Industry: Accounting, Finance & Insurance•
5 - 7 years
Posted 92 days ago
PRINCIPAL ACCOUNTABILITIES: Under the direction of the assigned SI Supervisor or Manager, functions include but are not limited to:
Review of medical records and claims
a. Investigate potential fraud and over-utilization by performing complex medical reviews of claims and medical records. The claims may be in a pre or postpayment environment..
b. Provide a detailed but concise analysis to communicate findings about the ability to pay or deny a claim or claim lines using clinical and/or coding, billing, or reimbursement knowledge.
c. Maintain appropriate records and supporting documentation regarding findings in accordance with departmental standards.
d. Process all assigned claims or batch case reviews within departmental and communicated timelines.

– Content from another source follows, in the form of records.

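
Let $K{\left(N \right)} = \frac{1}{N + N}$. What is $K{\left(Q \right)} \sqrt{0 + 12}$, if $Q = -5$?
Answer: $- \frac{\sqrt{3}}{5} \approx -0.34641$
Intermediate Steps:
$K{\left(N \right)} = \frac{1}{2 N}$
$K{\left(Q \right)} \sqrt{0 + 12} = \frac{1}{2 \left(-5\right)} \sqrt{0 + 12} = \frac{1}{2} \left(- \frac{1}{5}\right) \sqrt{12} = - \frac{2 \sqrt{3}}{10} = - \frac{\sqrt{3}}{5}$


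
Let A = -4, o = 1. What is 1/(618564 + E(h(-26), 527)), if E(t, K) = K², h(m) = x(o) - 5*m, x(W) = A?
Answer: 1/896293 ≈ 1.1157e-6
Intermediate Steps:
x(W) = -4
h(m) = -4 - 5*m
1/(618564 + E(h(-26), 527)) = 1/(618564 + 527²) = 1/(618564 + 277729) = 1/896293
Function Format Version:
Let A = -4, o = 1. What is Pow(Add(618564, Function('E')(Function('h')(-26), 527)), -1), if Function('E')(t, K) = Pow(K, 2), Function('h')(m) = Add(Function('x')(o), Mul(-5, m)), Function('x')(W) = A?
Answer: Rational(1, 896293) ≈ 1.1157e-6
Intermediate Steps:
Function('x')(W) = -4
Function('h')(m) = Add(-4, Mul(-5, m))
Pow(Add(618564, Function('E')(Function('h')(-26), 527)), -1) = Pow(Add(618564, Pow(527, 2)), -1) = Pow(Add(618564, 277729), -1) = Pow(896293, -1) = Rational(1, 896293)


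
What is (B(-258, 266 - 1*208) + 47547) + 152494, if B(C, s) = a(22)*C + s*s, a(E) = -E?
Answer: 209081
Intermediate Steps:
B(C, s) = s² - 22*C (B(C, s) = (-1*22)*C + s*s = -22*C + s² = s² - 22*C)
(B(-258, 266 - 1*208) + 47547) + 152494 = (((266 - 1*208)² - 22*(-258)) + 47547) + 152494 = (((266 - 208)² + 5676) + 47547) + 152494 = ((58² + 5676) + 47547) + 152494 = ((3364 + 5676) + 47547) + 152494 = (9040 + 47547) + 152494 = 56587 + 152494 = 209081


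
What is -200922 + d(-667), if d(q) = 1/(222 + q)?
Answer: -89410291/445 ≈ -2.0092e+5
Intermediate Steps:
-200922 + d(-667) = -200922 + 1/(222 - 667) = -200922 + 1/(-445) = -200922 - 1/445 = -89410291/445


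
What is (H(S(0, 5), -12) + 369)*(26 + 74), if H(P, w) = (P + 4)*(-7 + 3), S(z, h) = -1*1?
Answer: 35700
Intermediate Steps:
S(z, h) = -1
H(P, w) = -16 - 4*P (H(P, w) = (4 + P)*(-4) = -16 - 4*P)
(H(S(0, 5), -12) + 369)*(26 + 74) = ((-16 - 4*(-1)) + 369)*(26 + 74) = ((-16 + 4) + 369)*100 = (-12 + 369)*100 = 357*100 = 35700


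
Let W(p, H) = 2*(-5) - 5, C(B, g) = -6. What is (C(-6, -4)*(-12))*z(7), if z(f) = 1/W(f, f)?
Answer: -24/5 ≈ -4.8000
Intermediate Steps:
W(p, H) = -15 (W(p, H) = -10 - 5 = -15)
z(f) = -1/15 (z(f) = 1/(-15) = -1/15)
(C(-6, -4)*(-12))*z(7) = -6*(-12)*(-1/15) = 72*(-1/15) = -24/5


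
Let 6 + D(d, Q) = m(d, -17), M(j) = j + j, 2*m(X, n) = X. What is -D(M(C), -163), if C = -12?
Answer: 18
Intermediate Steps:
m(X, n) = X/2
M(j) = 2*j
D(d, Q) = -6 + d/2
-D(M(C), -163) = -(-6 + (2*(-12))/2) = -(-6 + (1/2)*(-24)) = -(-6 - 12) = -1*(-18) = 18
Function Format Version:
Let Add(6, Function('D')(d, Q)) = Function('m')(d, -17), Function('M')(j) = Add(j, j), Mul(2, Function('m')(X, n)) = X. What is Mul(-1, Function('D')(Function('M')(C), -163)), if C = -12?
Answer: 18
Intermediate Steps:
Function('m')(X, n) = Mul(Rational(1, 2), X)
Function('M')(j) = Mul(2, j)
Function('D')(d, Q) = Add(-6, Mul(Rational(1, 2), d))
Mul(-1, Function('D')(Function('M')(C), -163)) = Mul(-1, Add(-6, Mul(Rational(1, 2), Mul(2, -12)))) = Mul(-1, Add(-6, Mul(Rational(1, 2), -24))) = Mul(-1, Add(-6, -12)) = Mul(-1, -18) = 18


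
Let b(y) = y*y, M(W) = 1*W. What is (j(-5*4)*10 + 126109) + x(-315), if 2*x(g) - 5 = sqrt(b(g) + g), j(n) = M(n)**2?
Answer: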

Provide support to investigative teams as they perform all levels of healthcare fraud, waste, and abuse investigations. Oral, written, and other communication skills are used to effectively accomplish the various tasks associated with case investigations including the ability to communicate technical clinical information to non-clinical individuals. Collaborate with investigative teams to correlate review findings with appropriate actions (e.g., provider education through original, complex, and technical letters, meeting and negotiating with providers, recoveries of monies, recommending network de-selection referrals to State and/or Federal Agencies to effect changes in the provider’s/facility’s practice.
When assigned act as liaison/consultant inside corporation on cases, in cooperation with areas such as Medical Policy, Legal and Legislative Affairs, Claims Processing Areas, Customer Service Operations, Provider Representatives, Credentialing, Contracting, Appeals and Grievances, and Utilization Management. This may include nNotification to above areas of problem providers/facilities, recommending changes to system edits, requesting modifications to medical policy and respective changes to on-line policy edits, and educating the above areas regarding appropriate claims processing for a particular provider/facility or service.
When assigned acts as liaison/consultant to agencies outside the corporation, developing cases in cooperation with Boards of Medicine, local medical societies, and State and/or Federal agencies including Office of the Inspector General, Office of Personnel Management, and Federal Bureau of Investigations. Assists outside agencies by gathering data and medical documentation for subpoenas, responds to attorney inquires and requests, and testifies in State and/or Federal courts when required. Investigates and resolves individual member inquiries and complaints related to over-utilization or potential fraud by health care providers/facilities.
Perform special projects to meet the objectives of the Special Investigations Unit.
Required: BS/BA degree or its equivalent in nursing and at least 5 years of nursing experience. Active RN license.